Las + Recientes

La euforia, la realidad

La euforia, la realidad
Celebración del triunfo de AMLO en la Ciudad de México. Foto de Armando Vega-Gil

La Gualdra 345 / Especial Elecciones 2018

 

 

El 2018 es un grito de júbilo largamente contenido. En 1988, en mi primera elección, el sistema aplicó su maquinaria brutal —fraude, impunidad y persecución— contra la tímida democracia mexicana. Alarido de frustración y de enojo, lecciones de tinieblas para el futuro inmediato, parto de montes para el surgimiento de una ciudadanía organizada. Transcurrió 1994, el año que vivimos realmente en peligro; luego vino el 2000 y la oportunidad perdida de una transición que sólo transitó hacia la voracidad de una clase política y de una élite empresarial sin escrúpulos. El 2006 entramos al infierno. En el 2012, regresó una nueva generación de dinosaurios, burdos y rapaces, que hicieron del ejercicio público una zona de oportunidad para el súbito y descarado enriquecimiento personal.

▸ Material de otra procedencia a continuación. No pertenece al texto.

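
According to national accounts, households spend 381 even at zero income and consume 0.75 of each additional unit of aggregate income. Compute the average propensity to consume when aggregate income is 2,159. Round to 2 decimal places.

APC = 0.93

C = 381 + 0.75(2159) = 2000.25
APC = C/Y = 2000.25/2159 = 0.93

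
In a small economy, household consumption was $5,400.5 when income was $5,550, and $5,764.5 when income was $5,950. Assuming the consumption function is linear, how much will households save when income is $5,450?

MPC = (5764.5 − 5400.5)/(5950 − 5550) = 364/400 = 0.91
a = 5400.5 − 0.91(5550) = 5400.5 − 5050.5 = 350
C = 350 + 0.91(5450) = 5309.5
S = 5450 − 5309.5 = 140.5

S = 140.5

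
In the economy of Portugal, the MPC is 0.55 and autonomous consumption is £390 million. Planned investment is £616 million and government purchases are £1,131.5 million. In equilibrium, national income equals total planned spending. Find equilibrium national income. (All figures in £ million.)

Y = C + I + G = 390 + 0.55Y + 616 + 1131.5
Y − 0.55Y = 2137.5
0.45Y = 2137.5, so Y = 2137.5/0.45 = 4750

Y = 4750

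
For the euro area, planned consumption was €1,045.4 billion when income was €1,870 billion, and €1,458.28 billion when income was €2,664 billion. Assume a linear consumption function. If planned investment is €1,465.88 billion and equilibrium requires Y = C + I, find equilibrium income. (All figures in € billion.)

MPC = (1458.28 − 1045.4)/(2664 − 1870) = 412.88/794 = 0.52
a = 1045.4 − 0.52(1870) = 73
Equilibrium: Y = 73 + 0.52Y + 1465.88
0.48Y = 1538.88, so Y = 1538.88/0.48 = 3206

Y = 3206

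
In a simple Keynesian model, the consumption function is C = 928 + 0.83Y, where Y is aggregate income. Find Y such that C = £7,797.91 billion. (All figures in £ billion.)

Y = 8277

928 + 0.83Y = 7797.91
0.83Y = 6869.91, so Y = 6869.91/0.83 = 8277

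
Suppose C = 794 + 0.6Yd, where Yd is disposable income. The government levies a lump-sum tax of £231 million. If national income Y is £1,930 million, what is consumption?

C = 1813.4

Yd = Y − T = 1930 − 231 = 1699
C = 794 + 0.6(1699) = 794 + 1019.4 = 1813.4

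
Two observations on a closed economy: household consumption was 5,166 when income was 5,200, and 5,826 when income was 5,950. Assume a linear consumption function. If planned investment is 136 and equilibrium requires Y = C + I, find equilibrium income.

MPC = (5826 − 5166)/(5950 − 5200) = 660/750 = 0.88
a = 5166 − 0.88(5200) = 590
Equilibrium: Y = 590 + 0.88Y + 136
0.12Y = 726, so Y = 726/0.12 = 6050

Y = 6050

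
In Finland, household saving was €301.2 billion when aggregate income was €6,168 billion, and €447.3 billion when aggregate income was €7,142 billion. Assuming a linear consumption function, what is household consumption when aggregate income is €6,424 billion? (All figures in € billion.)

C = 6084.4

MPS = ΔS/ΔY = (447.3 − 301.2)/(7142 − 6168) = 146.1/974 = 0.15
MPC = 1 − MPS = 0.85
Autonomous saving = 301.2 − 0.15(6168) = -624, so a = 624
C = 624 + 0.85(6424) = 624 + 5460.4 = 6084.4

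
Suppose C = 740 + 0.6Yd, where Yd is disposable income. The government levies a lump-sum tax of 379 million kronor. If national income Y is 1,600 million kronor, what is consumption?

Yd = Y − T = 1600 − 379 = 1221
C = 740 + 0.6(1221) = 740 + 732.6 = 1472.6

C = 1472.6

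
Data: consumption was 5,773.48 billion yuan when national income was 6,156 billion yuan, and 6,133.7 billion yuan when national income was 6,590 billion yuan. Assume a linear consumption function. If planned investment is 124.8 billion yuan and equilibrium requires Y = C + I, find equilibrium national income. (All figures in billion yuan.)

Y = 4640

MPC = (6133.7 − 5773.48)/(6590 − 6156) = 360.22/434 = 0.83
a = 5773.48 − 0.83(6156) = 664
Equilibrium: Y = 664 + 0.83Y + 124.8
0.17Y = 788.8, so Y = 788.8/0.17 = 4640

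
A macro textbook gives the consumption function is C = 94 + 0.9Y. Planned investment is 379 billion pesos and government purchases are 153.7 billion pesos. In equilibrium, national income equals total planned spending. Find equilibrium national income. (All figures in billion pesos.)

Y = 6267

Y = C + I + G = 94 + 0.9Y + 379 + 153.7
Y − 0.9Y = 626.7
0.1Y = 626.7, so Y = 626.7/0.1 = 6267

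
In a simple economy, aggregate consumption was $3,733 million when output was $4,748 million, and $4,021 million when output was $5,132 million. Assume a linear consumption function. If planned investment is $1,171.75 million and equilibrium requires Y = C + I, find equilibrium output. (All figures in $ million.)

MPC = (4021 − 3733)/(5132 − 4748) = 288/384 = 0.75
a = 3733 − 0.75(4748) = 172
Equilibrium: Y = 172 + 0.75Y + 1171.75
0.25Y = 1343.75, so Y = 1343.75/0.25 = 5375

Y = 5375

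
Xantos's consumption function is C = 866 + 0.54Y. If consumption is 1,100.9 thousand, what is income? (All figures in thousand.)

866 + 0.54Y = 1100.9
0.54Y = 234.9, so Y = 234.9/0.54 = 435

Y = 435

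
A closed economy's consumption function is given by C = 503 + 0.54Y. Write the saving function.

S = Y − C = Y − (503 + 0.54Y) = -503 + (1 − 0.54)Y

S = -503 + 0.46Y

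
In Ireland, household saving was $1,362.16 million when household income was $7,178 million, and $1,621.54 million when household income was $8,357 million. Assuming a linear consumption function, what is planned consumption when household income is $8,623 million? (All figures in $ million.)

C = 6942.94

MPS = ΔS/ΔY = (1621.54 − 1362.16)/(8357 − 7178) = 259.38/1179 = 0.22
MPC = 1 − MPS = 0.78
Autonomous saving = 1362.16 − 0.22(7178) = -217, so a = 217
C = 217 + 0.78(8623) = 217 + 6725.94 = 6942.94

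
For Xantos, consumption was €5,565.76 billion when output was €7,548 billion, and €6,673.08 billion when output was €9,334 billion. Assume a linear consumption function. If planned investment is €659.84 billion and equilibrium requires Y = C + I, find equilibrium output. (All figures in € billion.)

Y = 4068

MPC = (6673.08 − 5565.76)/(9334 − 7548) = 1107.32/1786 = 0.62
a = 5565.76 − 0.62(7548) = 886
Equilibrium: Y = 886 + 0.62Y + 659.84
0.38Y = 1545.84, so Y = 1545.84/0.38 = 4068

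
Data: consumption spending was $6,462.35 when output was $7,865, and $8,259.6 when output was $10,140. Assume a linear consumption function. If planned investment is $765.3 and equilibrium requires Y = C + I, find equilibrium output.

Y = 4830

MPC = (8259.6 − 6462.35)/(10140 − 7865) = 1797.25/2275 = 0.79
a = 6462.35 − 0.79(7865) = 249
Equilibrium: Y = 249 + 0.79Y + 765.3
0.21Y = 1014.3, so Y = 1014.3/0.21 = 4830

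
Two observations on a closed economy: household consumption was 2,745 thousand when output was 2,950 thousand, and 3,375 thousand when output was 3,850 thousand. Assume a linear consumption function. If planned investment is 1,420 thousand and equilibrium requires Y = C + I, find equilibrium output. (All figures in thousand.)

Y = 7000

MPC = (3375 − 2745)/(3850 − 2950) = 630/900 = 0.7
a = 2745 − 0.7(2950) = 680
Equilibrium: Y = 680 + 0.7Y + 1420
0.3Y = 2100, so Y = 2100/0.3 = 7000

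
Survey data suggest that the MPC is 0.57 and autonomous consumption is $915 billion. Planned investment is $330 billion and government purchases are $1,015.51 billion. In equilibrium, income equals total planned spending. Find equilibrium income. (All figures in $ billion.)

Y = C + I + G = 915 + 0.57Y + 330 + 1015.51
Y − 0.57Y = 2260.51
0.43Y = 2260.51, so Y = 2260.51/0.43 = 5257

Y = 5257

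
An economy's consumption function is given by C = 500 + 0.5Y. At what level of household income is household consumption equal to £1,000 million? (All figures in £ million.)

500 + 0.5Y = 1000
0.5Y = 500, so Y = 500/0.5 = 1000

Y = 1000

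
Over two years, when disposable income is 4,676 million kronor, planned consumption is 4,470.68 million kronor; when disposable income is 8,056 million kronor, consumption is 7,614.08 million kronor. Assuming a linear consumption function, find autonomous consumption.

MPC = ΔC/ΔY = (7614.08 − 4470.68)/(8056 − 4676) = 3143.4/3380 = 0.93
a = C − MPC·Y = 4470.68 − 0.93(4676) = 4470.68 − 4348.68 = 122

a = 122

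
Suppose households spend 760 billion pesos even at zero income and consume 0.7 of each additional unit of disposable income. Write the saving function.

S = Y − C = Y − (760 + 0.7Y) = -760 + (1 − 0.7)Y

S = -760 + 0.3Y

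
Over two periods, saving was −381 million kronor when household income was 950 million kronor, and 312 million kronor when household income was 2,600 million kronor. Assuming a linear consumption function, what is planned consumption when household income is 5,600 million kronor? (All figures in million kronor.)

MPS = ΔS/ΔY = (312 − (-381))/(2600 − 950) = 693/1650 = 0.42
MPC = 1 − MPS = 0.58
Autonomous saving = -381 − 0.42(950) = -780, so a = 780
C = 780 + 0.58(5600) = 780 + 3248 = 4028

C = 4028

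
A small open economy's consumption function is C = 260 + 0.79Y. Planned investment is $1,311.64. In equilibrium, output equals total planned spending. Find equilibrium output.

Y = C + I = 260 + 0.79Y + 1311.64
Y − 0.79Y = 1571.64
0.21Y = 1571.64, so Y = 1571.64/0.21 = 7484

Y = 7484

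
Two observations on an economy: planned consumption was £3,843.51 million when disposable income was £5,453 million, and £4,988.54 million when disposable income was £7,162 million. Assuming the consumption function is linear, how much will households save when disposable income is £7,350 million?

S = 2235.5

MPC = (4988.54 − 3843.51)/(7162 − 5453) = 1145.03/1709 = 0.67
a = 3843.51 − 0.67(5453) = 3843.51 − 3653.51 = 190
C = 190 + 0.67(7350) = 5114.5
S = 7350 − 5114.5 = 2235.5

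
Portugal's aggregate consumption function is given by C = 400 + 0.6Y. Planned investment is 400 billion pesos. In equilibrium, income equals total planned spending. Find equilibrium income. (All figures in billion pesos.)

Y = C + I = 400 + 0.6Y + 400
Y − 0.6Y = 800
0.4Y = 800, so Y = 800/0.4 = 2000

Y = 2000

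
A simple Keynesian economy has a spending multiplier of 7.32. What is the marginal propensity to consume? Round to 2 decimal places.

MPC = 0.86

k = 1/(1 − MPC), so 1 − MPC = 1/k = 1/7.32 = 0.1366
MPC = 1 − 0.1366 = 0.86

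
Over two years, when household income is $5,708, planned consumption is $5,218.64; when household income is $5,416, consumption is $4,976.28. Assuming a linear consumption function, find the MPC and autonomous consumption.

MPC = ΔC/ΔY = (5218.64 − 4976.28)/(5708 − 5416) = 242.36/292 = 0.83
a = C − MPC·Y = 4976.28 − 0.83(5416) = 4976.28 − 4495.28 = 481

MPC = 0.83; a = 481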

Las sumas y las restas de tanto oprobio y pesadilla, en los últimos 30 años, nos dejan aquí, en un punto de partida decidido por una inmensa mayoría de mexicanas y mexicanos. El triunfo de Morena y sus aliados —varios de ellos impresentables y bajo la lupa—, nos conceden licencia para estar optimista en torno de un cambio sustantivo que represente una opción real y continua —de manera especial y urgente— para los que menos tienen en este México de extremismos en materia de bienestar y justicia. ¿Es descabellada esa posibilidad? Por supuesto que no. Ha terminado la guerra sucia y de miedo, y el sentido común despeja paisajes desoladores y de ruina, una vez que AMLO inicie su gobierno. Desde mi perspectiva, las preocupaciones son otras. En 1911, Francisco I. Madero, en un escenario de varias correspondencias con nuestro presente, llegó a la Presidencia de la nación. Había arrasado en las urnas, su popularidad y carisma estaban en las nubes en los primeros meses de su gestión. Lamentablemente, mantuvo a varios personajes del régimen porfirista en su gobierno, pecó de nepotismo al favorecer en cargos públicos a familiares y, con poco tacto, se fue distanciando de grupos y figuras que lo apoyaron desde el inicio de su gesta. ¿Tendrá el líder tabasqueño en su mente este pasaje capital de nuestra historia? Ojalá sí y tenga contemplado una estrategia que no sea solamente la repartición del poder público.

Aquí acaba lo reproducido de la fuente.